Différentes méthodes d’encadrement et de protection de la collecte de données pourraient être considérées. Dans son rapport de février 2018 sur la LPRPDE, le Comité permanent de l’accès à l’information, de la protection des renseignements personnels et de l’éthique recommande une réforme de la LPRPDE. Un défi de taille consiste à faire en sorte qu’un nouveau cadre réglementaire puisse s’adapter aux changements technologiques. Certains experts ajoutent que, pour être efficaces et donner suite aux enjeux qui ont une portée internationale, les normes d’encadrement et de protection doivent être mises en place non seulement à l’échelle nationale, mais aussi à l’échelle mondiale 16.
Selon plusieurs experts, l’IA a le potentiel d’évoluer grandement au cours des prochaines décennies. Le développement de l’IA est maintenant à un stade qualifié de faible (IA faible) puisqu’elle est présentement à un niveau inférieur à celui de l’intelligence humaine : elle permet de résoudre un problème ou une tâche à la fois 17. Selon certains experts, d’ici environ 30 à 50 ans, l’IA atteindra un stade qualifié de fort (IA forte), dont le niveau sera équivalent à celui de l’intelligence humaine. En atteignant ce stade, les machines autonomes auront la capacité de raisonner et de prendre des décisions. D’autres experts prévoient que l’IA atteindra ce stade dans une centaine d’années, voire plus 18. Enfin, certains envisagent que l’IA forte pourrait, hypothétiquement, dans plusieurs décennies, évoluer vers un stade de superintelligence artificielle (SIA), où l’IA serait à un niveau supérieur à celui de l’intelligence humaine et pourrait évoluer d’elle‑même 19.
Il est cependant difficile de prédire quand cette évolution aura lieu, de même que l’impact qu’elle aura. Néanmoins, certains experts affirment que l’idée d’une IA qui prend la forme de robots menaçant la société relève de la science‑fiction. Ces experts affirment en outre que le développement de l’IA faible vers l’IA forte se fera dans un avenir si lointain qu’il serait futile de légiférer à l’heure actuelle. De plus, selon eux, il pourrait s’avérer contre‑productif de légiférer au sujet d’un problème qui n’existe pas encore puisque cela pourrait limiter les progrès technologiques, alors qu’il est important de stimuler et d’encourager l’innovation 20.

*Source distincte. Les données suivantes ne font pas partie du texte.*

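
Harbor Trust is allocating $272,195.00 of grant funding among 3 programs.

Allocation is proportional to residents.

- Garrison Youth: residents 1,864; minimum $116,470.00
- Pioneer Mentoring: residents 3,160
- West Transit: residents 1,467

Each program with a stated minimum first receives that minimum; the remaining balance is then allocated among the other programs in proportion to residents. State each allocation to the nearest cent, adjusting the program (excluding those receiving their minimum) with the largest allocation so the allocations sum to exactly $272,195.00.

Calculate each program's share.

Guaranteed amounts: Garrison Youth $116,470.00. Residual $155,725.00.
Residual split over remaining residents 4,627: Pioneer Mentoring 106,352.0640 → $106,352.06; West Transit 49,372.9360 → $49,372.94.

Garrison Youth: $116,470.00 · Pioneer Mentoring: $106,352.06 · West Transit: $49,372.94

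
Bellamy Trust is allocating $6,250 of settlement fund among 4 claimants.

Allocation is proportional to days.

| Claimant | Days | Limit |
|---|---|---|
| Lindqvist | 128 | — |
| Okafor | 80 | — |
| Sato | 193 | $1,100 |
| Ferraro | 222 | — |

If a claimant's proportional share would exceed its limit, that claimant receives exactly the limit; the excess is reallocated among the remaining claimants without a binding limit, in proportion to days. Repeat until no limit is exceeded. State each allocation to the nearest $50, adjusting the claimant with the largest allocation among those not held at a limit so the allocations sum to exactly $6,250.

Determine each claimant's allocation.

Lindqvist: $1,550 | Okafor: $950 | Sato: $1,100 | Ferraro: $2,650

Sum of days: 623.
Pro-rata shares before constraints: Lindqvist 1,284.11; Okafor 802.57; Sato 1,936.20; Ferraro 2,227.13.
Capped: Sato ($1,100); residual $5,150 reallocated over remaining days 430.
Shares after redistribution: Lindqvist 1,533.02 → $1,550; Okafor 958.14 → $950; Ferraro 2,658.84 → $2,650.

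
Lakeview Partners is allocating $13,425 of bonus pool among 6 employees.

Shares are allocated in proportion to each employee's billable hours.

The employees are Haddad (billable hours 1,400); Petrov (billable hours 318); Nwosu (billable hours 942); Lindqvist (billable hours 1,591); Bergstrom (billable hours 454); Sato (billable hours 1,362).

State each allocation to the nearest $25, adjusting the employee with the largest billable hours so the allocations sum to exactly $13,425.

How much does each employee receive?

Haddad: $3,100 · Petrov: $700 · Nwosu: $2,075 · Lindqvist: $3,525 · Bergstrom: $1,000 · Sato: $3,025

Combined billable hours = 1,400 + 318 + 942 + 1,591 + 454 + 1,362 = 6,067.
Pro-rata amounts: Haddad 3,097.91; Petrov 703.67; Nwosu 2,084.45; Lindqvist 3,520.55; Bergstrom 1,004.61; Sato 3,013.82.
Rounded to nearest $25: Haddad $3,100; Petrov $700; Nwosu $2,075; Lindqvist $3,525; Bergstrom $1,000; Sato $3,025. Sum = $13,425.
Rounded total matches; no reconciliation needed.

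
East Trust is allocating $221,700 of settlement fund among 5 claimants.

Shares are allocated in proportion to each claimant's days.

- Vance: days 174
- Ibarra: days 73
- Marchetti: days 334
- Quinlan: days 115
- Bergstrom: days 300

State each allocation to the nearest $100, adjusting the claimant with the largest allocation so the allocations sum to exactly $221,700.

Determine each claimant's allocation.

Vance: $38,700 · Ibarra: $16,200 · Marchetti: $74,400 · Quinlan: $25,600 · Bergstrom: $66,800

Combined days = 996.
Proportional shares: Vance 174/996 × $221,700 = 38,730.72; Ibarra 73/996 × $221,700 = 16,249.10; Marchetti 334/996 × $221,700 = 74,345.18; Quinlan 115/996 × $221,700 = 25,597.89; Bergstrom 300/996 × $221,700 = 66,777.11.
Rounded to nearest $100: Vance $38,700; Ibarra $16,200; Marchetti $74,300; Quinlan $25,600; Bergstrom $66,800. Sum = $221,600.
Difference $221,700 − $221,600 = +$100 applied to largest allocation (Marchetti): Marchetti becomes $74,400.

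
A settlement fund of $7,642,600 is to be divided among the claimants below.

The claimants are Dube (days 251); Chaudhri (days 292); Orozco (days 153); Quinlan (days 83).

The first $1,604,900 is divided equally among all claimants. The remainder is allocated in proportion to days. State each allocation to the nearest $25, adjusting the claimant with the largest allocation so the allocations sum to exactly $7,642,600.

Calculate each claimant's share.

$1,604,900 shared equally gives $401,225 per claimant.
Remainder $6,037,700 by days (total 779): Dube 1,945,394.99 → $1,945,400; Chaudhri 2,263,168.68 → $2,263,175; Orozco 1,185,838.38 → $1,185,850; Quinlan 643,297.95 → $643,300.
Rounding difference −$25 on remainder applied to Chaudhri.
Totals: Dube $401,225 + $1,945,400 = $2,346,625; Chaudhri $401,225 + $2,263,150 = $2,664,375; Orozco $401,225 + $1,185,850 = $1,587,075; Quinlan $401,225 + $643,300 = $1,044,525.

Dube: $2,346,625 | Chaudhri: $2,664,375 | Orozco: $1,587,075 | Quinlan: $1,044,525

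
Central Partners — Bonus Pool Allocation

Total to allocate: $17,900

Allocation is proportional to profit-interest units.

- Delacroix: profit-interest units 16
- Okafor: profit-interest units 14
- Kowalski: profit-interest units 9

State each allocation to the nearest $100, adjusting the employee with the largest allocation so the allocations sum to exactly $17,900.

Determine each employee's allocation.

Total profit-interest units = 39.
Unrounded shares: Delacroix 16/39 × $17,900 = 7,343.59; Okafor 14/39 × $17,900 = 6,425.64; Kowalski 9/39 × $17,900 = 4,130.77.
Rounded to nearest $100: Delacroix $7,300; Okafor $6,400; Kowalski $4,100. Sum = $17,800.
Difference $17,900 − $17,800 = +$100 applied to largest allocation (Delacroix): Delacroix becomes $7,400.

Delacroix: $7,400 | Okafor: $6,400 | Kowalski: $4,100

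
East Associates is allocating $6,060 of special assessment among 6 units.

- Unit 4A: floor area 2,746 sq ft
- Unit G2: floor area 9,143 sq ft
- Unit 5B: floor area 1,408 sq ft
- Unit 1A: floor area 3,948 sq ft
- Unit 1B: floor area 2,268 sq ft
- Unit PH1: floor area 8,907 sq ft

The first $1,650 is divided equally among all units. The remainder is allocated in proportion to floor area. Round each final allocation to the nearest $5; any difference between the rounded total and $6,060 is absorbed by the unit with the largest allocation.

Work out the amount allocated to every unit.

Unit 4A: $700; Unit G2: $1,695; Unit 5B: $495; Unit 1A: $890; Unit 1B: $625; Unit PH1: $1,655

Equal tier: $1,650 ÷ 6 = $275 apiece.
Remainder $4,410 by floor area (total 28,420): Unit 4A 426.10 → $425; Unit G2 1,418.74 → $1,420; Unit 5B 218.48 → $220; Unit 1A 612.62 → $615; Unit 1B 351.93 → $350; Unit PH1 1,382.12 → $1,380.
Totals: Unit 4A $275 + $425 = $700; Unit G2 $275 + $1,420 = $1,695; Unit 5B $275 + $220 = $495; Unit 1A $275 + $615 = $890; Unit 1B $275 + $350 = $625; Unit PH1 $275 + $1,380 = $1,655.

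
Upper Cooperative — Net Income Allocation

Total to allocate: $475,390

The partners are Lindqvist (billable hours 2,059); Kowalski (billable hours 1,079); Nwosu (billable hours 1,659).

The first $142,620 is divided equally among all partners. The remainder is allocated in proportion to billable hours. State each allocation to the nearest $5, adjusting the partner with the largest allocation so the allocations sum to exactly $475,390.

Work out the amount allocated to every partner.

Lindqvist: $190,375; Kowalski: $122,390; Nwosu: $162,625

First tranche $142,620 split equally: $47,540 each.
Remainder $332,770 by billable hours (total 4,797): Lindqvist 142,833.74 → $142,835; Kowalski 74,850.70 → $74,850; Nwosu 115,085.56 → $115,085.
Totals: Lindqvist $47,540 + $142,835 = $190,375; Kowalski $47,540 + $74,850 = $122,390; Nwosu $47,540 + $115,085 = $162,625.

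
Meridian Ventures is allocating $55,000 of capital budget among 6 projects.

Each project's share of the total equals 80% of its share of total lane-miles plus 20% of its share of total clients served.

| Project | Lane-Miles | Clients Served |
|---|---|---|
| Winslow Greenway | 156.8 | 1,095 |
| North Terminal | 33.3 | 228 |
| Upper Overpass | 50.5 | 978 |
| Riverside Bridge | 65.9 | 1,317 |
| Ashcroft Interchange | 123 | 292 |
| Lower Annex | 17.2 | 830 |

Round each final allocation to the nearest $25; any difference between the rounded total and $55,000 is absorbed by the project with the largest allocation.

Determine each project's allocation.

Totals — lane-miles 446.7, clients served 4,740.
Combined weights (80% lane-miles + 20% clients served): Winslow Greenway 0.3270; North Terminal 0.0693; Upper Overpass 0.1317; Riverside Bridge 0.1736; Ashcroft Interchange 0.2326; Lower Annex 0.0658.
Unrounded shares: Winslow Greenway 17,985.96; North Terminal 3,809.17; Upper Overpass 7,243.88; Riverside Bridge 9,547.49; Ashcroft Interchange 12,793.15; Lower Annex 3,620.36.
Rounded to nearest $25: Winslow Greenway $17,975; North Terminal $3,800; Upper Overpass $7,250; Riverside Bridge $9,550; Ashcroft Interchange $12,800; Lower Annex $3,625. Sum = $55,000.
Sum already equals the total — no adjustment.

Winslow Greenway: $17,975; North Terminal: $3,800; Upper Overpass: $7,250; Riverside Bridge: $9,550; Ashcroft Interchange: $12,800; Lower Annex: $3,625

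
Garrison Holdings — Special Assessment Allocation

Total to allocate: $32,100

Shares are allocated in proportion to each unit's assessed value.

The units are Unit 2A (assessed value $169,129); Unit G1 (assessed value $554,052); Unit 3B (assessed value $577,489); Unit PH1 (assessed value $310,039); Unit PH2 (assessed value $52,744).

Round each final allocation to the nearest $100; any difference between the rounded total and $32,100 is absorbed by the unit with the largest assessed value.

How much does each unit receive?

Combined assessed value = 169,129 + 554,052 + 577,489 + 310,039 + 52,744 = 1,663,453.
Unrounded shares: Unit 2A 3,263.72; Unit G1 10,691.66; Unit 3B 11,143.93; Unit PH1 5,982.89; Unit PH2 1,017.81.
After rounding ($100): Unit 2A $3,300; Unit G1 $10,700; Unit 3B $11,100; Unit PH1 $6,000; Unit PH2 $1,000. Sum = $32,100.
Sum already equals the total — no adjustment.

Unit 2A: $3,300 | Unit G1: $10,700 | Unit 3B: $11,100 | Unit PH1: $6,000 | Unit PH2: $1,000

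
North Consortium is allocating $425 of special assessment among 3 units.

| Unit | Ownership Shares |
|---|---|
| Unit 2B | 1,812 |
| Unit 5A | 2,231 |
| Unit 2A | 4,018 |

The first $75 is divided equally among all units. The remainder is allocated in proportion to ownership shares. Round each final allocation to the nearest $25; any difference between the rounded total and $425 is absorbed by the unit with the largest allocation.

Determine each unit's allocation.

Equal tier: $75 ÷ 3 = $25 apiece.
Remainder $350 by ownership shares (total 8,061): Unit 2B 78.68 → $75; Unit 5A 96.87 → $100; Unit 2A 174.46 → $175.
Totals: Unit 2B $25 + $75 = $100; Unit 5A $25 + $100 = $125; Unit 2A $25 + $175 = $200.

Unit 2B: $100; Unit 5A: $125; Unit 2A: $200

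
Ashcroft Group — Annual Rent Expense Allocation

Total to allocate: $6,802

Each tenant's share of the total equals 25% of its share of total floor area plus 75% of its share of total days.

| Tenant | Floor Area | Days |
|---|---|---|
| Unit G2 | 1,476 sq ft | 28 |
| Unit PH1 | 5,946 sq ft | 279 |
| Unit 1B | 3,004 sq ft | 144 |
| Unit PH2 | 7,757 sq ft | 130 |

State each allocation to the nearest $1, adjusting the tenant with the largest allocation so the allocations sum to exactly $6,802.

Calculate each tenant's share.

Totals — floor area 18,183, days 581.
Blended shares (25% floor area + 75% days): Unit G2 0.0564; Unit PH1 0.4419; Unit 1B 0.2272; Unit PH2 0.2745.
Pro-rata amounts: Unit G2 383.89; Unit PH1 3,005.85; Unit 1B 1,545.34; Unit PH2 1,866.92.
Rounded to nearest $1: Unit G2 $384; Unit PH1 $3,006; Unit 1B $1,545; Unit PH2 $1,867. Sum = $6,802.
Sum already equals the total — no adjustment.

Unit G2: $384 · Unit PH1: $3,006 · Unit 1B: $1,545 · Unit PH2: $1,867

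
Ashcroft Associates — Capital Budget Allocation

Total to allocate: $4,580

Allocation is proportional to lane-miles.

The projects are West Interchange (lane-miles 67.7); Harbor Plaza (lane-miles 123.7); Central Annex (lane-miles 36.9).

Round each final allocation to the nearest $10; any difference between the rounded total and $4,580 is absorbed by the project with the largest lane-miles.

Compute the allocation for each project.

West Interchange: $1,360; Harbor Plaza: $2,480; Central Annex: $740

Sum of lane-miles: 67.7 + 123.7 + 36.9 = 228.3.
Proportional shares: West Interchange 1,358.15; Harbor Plaza 2,481.59; Central Annex 740.26.
Rounded to nearest $10: West Interchange $1,360; Harbor Plaza $2,480; Central Annex $740. Sum = $4,580.
Rounded total matches; no reconciliation needed.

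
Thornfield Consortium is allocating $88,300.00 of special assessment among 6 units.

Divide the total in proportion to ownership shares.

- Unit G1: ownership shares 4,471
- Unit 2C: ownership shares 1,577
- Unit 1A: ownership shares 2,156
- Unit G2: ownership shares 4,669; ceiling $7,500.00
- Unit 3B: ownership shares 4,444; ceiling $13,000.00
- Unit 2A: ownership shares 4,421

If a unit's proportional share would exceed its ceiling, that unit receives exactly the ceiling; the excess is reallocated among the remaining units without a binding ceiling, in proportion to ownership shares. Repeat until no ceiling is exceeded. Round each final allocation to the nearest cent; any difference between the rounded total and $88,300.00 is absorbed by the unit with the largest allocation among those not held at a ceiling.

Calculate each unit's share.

Total ownership shares = 21,738.
Pro-rata shares before constraints: Unit G1 18,161.2522; Unit 2C 6,405.7917; Unit 1A 8,757.6962; Unit G2 18,965.5304; Unit 3B 18,051.5779; Unit 2A 17,958.1516.
Cap binds for Unit G2 ($7,500.00), Unit 3B ($13,000.00); balance $67,800.00 reallocated over remaining ownership shares 12,625.
Redistributed shares: Unit G1 24,010.5980 → $24,010.60; Unit 2C 8,468.9584 → $8,468.96; Unit 1A 11,578.3604 → $11,578.36; Unit 2A 23,742.0832 → $23,742.08.

Unit G1: $24,010.60 · Unit 2C: $8,468.96 · Unit 1A: $11,578.36 · Unit G2: $7,500.00 · Unit 3B: $13,000.00 · Unit 2A: $23,742.08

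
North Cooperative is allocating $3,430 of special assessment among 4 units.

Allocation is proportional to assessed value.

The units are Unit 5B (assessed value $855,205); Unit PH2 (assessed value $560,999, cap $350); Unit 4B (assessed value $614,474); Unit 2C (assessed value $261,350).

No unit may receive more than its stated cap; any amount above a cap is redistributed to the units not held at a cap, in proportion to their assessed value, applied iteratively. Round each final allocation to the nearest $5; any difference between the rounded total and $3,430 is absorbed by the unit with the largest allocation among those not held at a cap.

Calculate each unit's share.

Unit 5B: $1,520; Unit PH2: $350; Unit 4B: $1,095; Unit 2C: $465

Assessed value total: 2,292,028.
Proportional shares (ignoring caps): Unit 5B 1,279.81; Unit PH2 839.53; Unit 4B 919.56; Unit 2C 391.11.
Held at cap: Unit PH2 ($350); balance $3,080 reallocated over remaining assessed value 1,731,029.
Remaining shares: Unit 5B 1,521.66 → $1,520; Unit 4B 1,093.33 → $1,095; Unit 2C 465.02 → $465.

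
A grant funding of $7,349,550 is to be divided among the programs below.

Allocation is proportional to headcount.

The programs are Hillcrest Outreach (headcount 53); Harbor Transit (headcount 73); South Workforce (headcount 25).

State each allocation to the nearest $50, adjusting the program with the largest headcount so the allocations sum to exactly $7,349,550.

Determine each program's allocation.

Hillcrest Outreach: $2,579,650 · Harbor Transit: $3,553,100 · South Workforce: $1,216,800

Total headcount = 53 + 73 + 25 = 151.
Proportional shares: Hillcrest Outreach 2,579,643.38; Harbor Transit 3,553,093.71; South Workforce 1,216,812.91.
At nearest $50: Hillcrest Outreach $2,579,650; Harbor Transit $3,553,100; South Workforce $1,216,800. Sum = $7,349,550.
Sum already equals the total — no adjustment.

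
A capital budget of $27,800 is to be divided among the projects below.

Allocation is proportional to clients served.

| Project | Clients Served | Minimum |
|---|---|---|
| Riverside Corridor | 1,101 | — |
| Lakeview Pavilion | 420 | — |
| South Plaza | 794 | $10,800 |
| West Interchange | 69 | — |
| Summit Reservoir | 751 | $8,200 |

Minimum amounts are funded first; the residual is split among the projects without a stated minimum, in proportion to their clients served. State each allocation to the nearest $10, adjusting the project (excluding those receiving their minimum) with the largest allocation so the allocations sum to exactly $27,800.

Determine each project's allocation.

Fund the minimums — South Plaza $10,800; Summit Reservoir $8,200. Remaining pool $8,800.
Remaining pool split over remaining clients served 1,590: Riverside Corridor 6,093.58 → $6,090; Lakeview Pavilion 2,324.53 → $2,320; West Interchange 381.89 → $380.
Rounding difference +$10 applied to Riverside Corridor → $6,100.

Riverside Corridor: $6,100 · Lakeview Pavilion: $2,320 · South Plaza: $10,800 · West Interchange: $380 · Summit Reservoir: $8,200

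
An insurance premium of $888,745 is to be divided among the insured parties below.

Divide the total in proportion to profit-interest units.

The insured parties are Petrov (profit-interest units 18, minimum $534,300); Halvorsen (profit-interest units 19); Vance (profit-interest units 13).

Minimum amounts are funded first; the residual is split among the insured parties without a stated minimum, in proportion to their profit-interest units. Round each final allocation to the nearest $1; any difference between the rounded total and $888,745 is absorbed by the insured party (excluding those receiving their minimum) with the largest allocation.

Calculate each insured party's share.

Petrov: $534,300; Halvorsen: $210,452; Vance: $143,993

Fund the minimums — Petrov $534,300. Remaining pool $354,445.
Remaining pool split over remaining profit-interest units 32: Halvorsen 210,451.72 → $210,452; Vance 143,993.28 → $143,993.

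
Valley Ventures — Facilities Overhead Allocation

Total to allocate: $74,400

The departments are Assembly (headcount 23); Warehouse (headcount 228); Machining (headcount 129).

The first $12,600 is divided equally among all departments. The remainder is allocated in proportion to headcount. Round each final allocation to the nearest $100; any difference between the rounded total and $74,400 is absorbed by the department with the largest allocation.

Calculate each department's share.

First tranche $12,600 split equally: $4,200 each.
Remainder $61,800 by headcount (total 380): Assembly 3,740.53 → $3,700; Warehouse 37,080.00 → $37,100; Machining 20,979.47 → $21,000.
Totals: Assembly $4,200 + $3,700 = $7,900; Warehouse $4,200 + $37,100 = $41,300; Machining $4,200 + $21,000 = $25,200.

Assembly: $7,900 · Warehouse: $41,300 · Machining: $25,200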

D’autres experts affirment pour leur part qu’il est important de légiférer et d’encadrer le développement de l’IA pour éviter qu’elle évolue vers des applications dangereuses, car l’innovation ne doit pas se faire à l’encontre de la sécurité des citoyens. Étant donné que la mise en place d’un cadre de réglementation pourrait prendre un certain temps, il est pertinent d’y penser dès maintenant 21. D’ailleurs, le Parlement européen a adopté, en février 2017, une résolution 22 donnant suite aux recommandations de la Commission européenne concernant des règles de droit civil sur la robotique. Par cette résolution, le Parlement européen affirme qu’une approche graduelle est importante pour ne pas freiner l’innovation, tout en soulignant l’importance de commencer à étudier dès maintenant la question de la responsabilité civile. Cette question peut englober divers enjeux, notamment la question de la responsabilité juridique pour les dommages causés par un robot.
De plus, en février 2019, le Comité de la politique de l’économie numérique de l’OCDE a annoncé qu’il s’appuierait sur les recommandations d’un groupe d’experts internationaux pour élaborer les premières lignes directrices intergouvernementales en matière d’IA lors de sa prochaine réunion, en mars 2019. Ce comité prévoit en outre présenter un projet de recommandations en mai 2019 23.
Enfin, malgré l’absence de cadre réglementaire au Canada, le gouvernement fédéral octroie du financement ciblé en IA dans certains secteurs. Par exemple, dans son budget de 2017 24, il a annoncé un financement de 125 millions de dollars sur cinq ans pour sa Stratégie pancanadienne en matière d’IA, laquelle vise, entre autres, à accroître le nombre de chercheurs en IA au Canada, et à établir « un leadership éclairé d’envergure mondiale relativement aux répercussions économiques, éthiques, politiques et juridiques des percées en intelligence artificielle 25 ». Grâce à ce financement, le gouvernement fédéral a le pouvoir de prioriser des secteurs spécifiques afin de maximiser le potentiel du Canada en matière d’innovation. Toutefois, comme l’ont suggéré plusieurs experts, les gouvernements doivent être conscients des risques associés à l’IA et mettre des outils en place pour être en mesure d’y faire face.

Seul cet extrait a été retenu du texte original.